In this impressive work Henry Hazlitt explores the proper foundation of morality, offering a unified theory of laws, morals, and manners. Noted economist Leland Yeager, in his foreword to this edition, says that The Foundations of Morality “provides . . . the soundest philosophical basis for the humane society that is the ideal of classical liberals.”
“Positive law and "positive" morality are both products of a long historical growth. They grew together, as part of an undifferentiated tradition and custom that included religion. But law tended to become secular and independent of theology sooner than did ethics. It also became more definite and explicit. Anglo-American common law, in particular, grew through customs of judicial decision. Individual judges realized, implicitly if not explicitly, that law and the application of law must be certain, uniform, predictable.
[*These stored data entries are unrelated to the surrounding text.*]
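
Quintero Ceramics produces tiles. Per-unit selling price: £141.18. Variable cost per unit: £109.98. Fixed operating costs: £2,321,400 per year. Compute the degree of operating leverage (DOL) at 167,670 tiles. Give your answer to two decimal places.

1.80

Total contribution margin = 167,670 × £31.20 = £5,231,304.00.
Subtracting fixed costs: EBIT = £5,231,304.00 − £2,321,400 = £2,909,904.00.
DOL = contribution ÷ EBIT = £5,231,304.00 ÷ £2,909,904.00 = 1.7978.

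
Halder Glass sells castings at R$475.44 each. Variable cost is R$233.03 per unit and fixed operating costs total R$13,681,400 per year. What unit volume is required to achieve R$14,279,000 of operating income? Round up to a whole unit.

115,344 castings

Unit CM = price − variable cost = R$475.44 − R$233.03 = R$242.41.
Required volume = (fixed costs + target profit) ÷ CM = (R$13,681,400 + R$14,279,000) ÷ R$242.41 = 115,343.43, so 115,344 castings.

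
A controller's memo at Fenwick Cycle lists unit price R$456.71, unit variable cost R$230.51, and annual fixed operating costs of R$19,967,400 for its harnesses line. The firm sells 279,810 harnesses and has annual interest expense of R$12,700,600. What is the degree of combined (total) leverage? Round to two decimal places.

At 279,810 units, contribution = 279,810 × R$226.20 = R$63,293,022.00.
Operating income = contribution − fixed costs = R$63,293,022.00 − R$19,967,400 = R$43,325,622.00. Interest = R$12,700,600.00.
DOL = R$63,293,022.00 ÷ R$43,325,622.00 = 1.4609; DFL = R$43,325,622.00 ÷ R$30,625,022.00 = 1.4147.
DCL = DOL × DFL = 1.4609 × 1.4147 = 2.0667.

2.07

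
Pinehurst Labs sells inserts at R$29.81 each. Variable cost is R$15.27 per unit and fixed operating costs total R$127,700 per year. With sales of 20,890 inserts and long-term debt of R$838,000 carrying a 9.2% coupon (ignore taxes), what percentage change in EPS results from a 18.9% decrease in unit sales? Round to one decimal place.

-58.0%

At 20,890 units, contribution = 20,890 × R$14.54 = R$303,740.60.
EBIT = R$303,740.60 − R$127,700 = R$176,040.60.
Interest = R$77,096.00, so EBIT − I = R$98,944.60.
Degree of combined leverage = contribution ÷ (EBIT − I) = R$303,740.60 ÷ R$98,944.60 = 3.0698.
EPS therefore changes by 3.0698 × (-18.9%) = -58.0%.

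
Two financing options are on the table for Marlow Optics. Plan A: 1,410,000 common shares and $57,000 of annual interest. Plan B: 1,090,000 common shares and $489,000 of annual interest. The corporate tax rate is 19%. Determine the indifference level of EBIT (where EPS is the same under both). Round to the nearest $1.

At indifference, (EBIT − 57,000)(1 − t)/1,410,000 = (EBIT − 489,000)(1 − t)/1,090,000.
Cancelling (1 − t) and cross-multiplying: 1,090,000·(EBIT − 57,000) = 1,410,000·(EBIT − 489,000).
Solving, EBIT = (489,000·1,410,000 − 57,000·1,090,000) / (1,410,000 − 1,090,000) = 627,360,000,000 / 320,000 = 1,960,500.00.

$1,960,500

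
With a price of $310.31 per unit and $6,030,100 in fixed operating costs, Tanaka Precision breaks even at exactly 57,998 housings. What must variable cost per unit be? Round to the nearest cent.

At break-even, FC = Q × (P − VC), so P − VC = $6,030,100 ÷ 57,998 = $103.9708.
Hence VC = price − CM = $310.31 − $103.9708 = $206.34.

$206.34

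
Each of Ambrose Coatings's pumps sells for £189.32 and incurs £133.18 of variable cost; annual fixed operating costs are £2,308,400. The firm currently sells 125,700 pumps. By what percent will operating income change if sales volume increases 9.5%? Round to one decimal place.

+14.1%

Contribution at this volume is 125,700 × £56.14 = £7,056,798.00.
EBIT = £7,056,798.00 − £2,308,400 = £4,748,398.00.
So DOL = total CM / EBIT = £7,056,798.00 / £4,748,398.00 = 1.4861.
Operating income changes by 1.4861 × +9.5% = +14.1%.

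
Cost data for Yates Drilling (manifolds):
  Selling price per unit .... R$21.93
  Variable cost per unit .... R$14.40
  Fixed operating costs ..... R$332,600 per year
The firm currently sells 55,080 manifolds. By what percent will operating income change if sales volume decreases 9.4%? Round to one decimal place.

Total contribution margin = 55,080 × R$7.53 = R$414,752.40.
Subtracting fixed costs: EBIT = R$414,752.40 − R$332,600 = R$82,152.40.
Degree of operating leverage = R$414,752.40 / R$82,152.40 = 5.0486.
Operating income changes by 5.0486 × -9.4% = -47.5%.

-47.5%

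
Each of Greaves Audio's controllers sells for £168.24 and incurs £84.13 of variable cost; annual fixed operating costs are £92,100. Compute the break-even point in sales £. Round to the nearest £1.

£184,222

CM per unit = £168.24 − £84.13 = £84.11; CM ratio = £84.11 / £168.24 = 0.4999.
Break-even sales = FC ÷ CM ratio = £92,100 × £168.24 / £84.11 = £184,222.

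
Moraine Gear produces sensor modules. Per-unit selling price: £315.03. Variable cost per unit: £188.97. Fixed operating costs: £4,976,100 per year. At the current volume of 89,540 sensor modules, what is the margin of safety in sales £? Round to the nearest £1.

£15,772,273

Unit CM = price − variable cost = £315.03 − £188.97 = £126.06. Break-even units = £4,976,100 ÷ £126.06 = 39,474.06; break-even revenue = 39,474.06 × £315.03 = £12,435,513.11.
Actual sales revenue = 89,540 × £315.03 = £28,207,786.20.
Margin of safety = £28,207,786.20 − £12,435,513.11 = £15,772,273.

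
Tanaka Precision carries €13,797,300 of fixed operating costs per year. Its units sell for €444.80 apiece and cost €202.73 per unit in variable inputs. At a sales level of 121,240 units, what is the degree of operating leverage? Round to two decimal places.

1.89

At 121,240 units, contribution = 121,240 × €242.07 = €29,348,566.80.
EBIT = €29,348,566.80 − €13,797,300 = €15,551,266.80.
So DOL = total CM / EBIT = €29,348,566.80 / €15,551,266.80 = 1.8872.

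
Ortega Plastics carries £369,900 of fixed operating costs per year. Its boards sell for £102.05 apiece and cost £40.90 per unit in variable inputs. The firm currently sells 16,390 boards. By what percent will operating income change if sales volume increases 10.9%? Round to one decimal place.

Contribution at this volume is 16,390 × £61.15 = £1,002,248.50.
Subtracting fixed costs: EBIT = £1,002,248.50 − £369,900 = £632,348.50.
So DOL = total CM / EBIT = £1,002,248.50 / £632,348.50 = 1.5850.
So EBIT moves 1.5850 × (+10.9%) = +17.3%.

+17.3%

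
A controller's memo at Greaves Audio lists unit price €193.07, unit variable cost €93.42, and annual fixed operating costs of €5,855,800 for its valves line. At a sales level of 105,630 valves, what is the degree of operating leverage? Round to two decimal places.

2.25

Total contribution margin = 105,630 × €99.65 = €10,526,029.50.
Operating income = contribution − fixed costs = €10,526,029.50 − €5,855,800 = €4,670,229.50.
DOL = contribution ÷ EBIT = €10,526,029.50 ÷ €4,670,229.50 = 2.2539.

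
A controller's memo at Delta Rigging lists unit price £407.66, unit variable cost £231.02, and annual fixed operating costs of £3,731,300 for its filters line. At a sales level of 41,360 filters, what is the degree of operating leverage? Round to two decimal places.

Total contribution margin = 41,360 × £176.64 = £7,305,830.40.
EBIT = £7,305,830.40 − £3,731,300 = £3,574,530.40.
DOL = contribution ÷ EBIT = £7,305,830.40 ÷ £3,574,530.40 = 2.0439.

2.04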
They tried to solve individual cases upon their "merits"; but they recognized that their decision in one case must be "consistent" with their decision in another, and that the decisions of one court must be consistent with those of others, so that they would not easily be overthrown on appeal.”
Henry Hazlitt
Henry Stuart Hazlitt (November 28, 1894 – July 9, 1993) was a libertarian philosopher, an economist, and a journalist for various publications including The Wall Street Journal and The New York Times, and Newsweek. He was the founding vice-president of the Foundation for Economic Education and an early editor of The Freeman magazine, an important libertarian publication. In 1946 Hazlitt wrote Economics in One Lesson, his seminal text on free market economics, which Ayn Rand referred to as doing a "...magnificent job of theoretical exposition." Hazlitt is credited with bringing his ideas and those of the so-called Austrian School to the American economics scene and his work has influenced the likes of economist Ludwig von Mises, novelist and essayist Ayn Rand, and 2008 Libertarian Party Presidential nominee and congressman, Ron Paul.
Hazlitt was a prolific writer, authoring 25 works in his lifetime.
Ludwig von Mises said at a dinner honoring Hazlitt: "In this age of the great struggle in favor of freedom and the social system in which men can live as free men, you are our leader. You have indefatigably fought against the step-by-step advance of the powers anxious to destroy everything that human civilization has created over a long period of centuries... You are the economic conscience of our country and of our nation."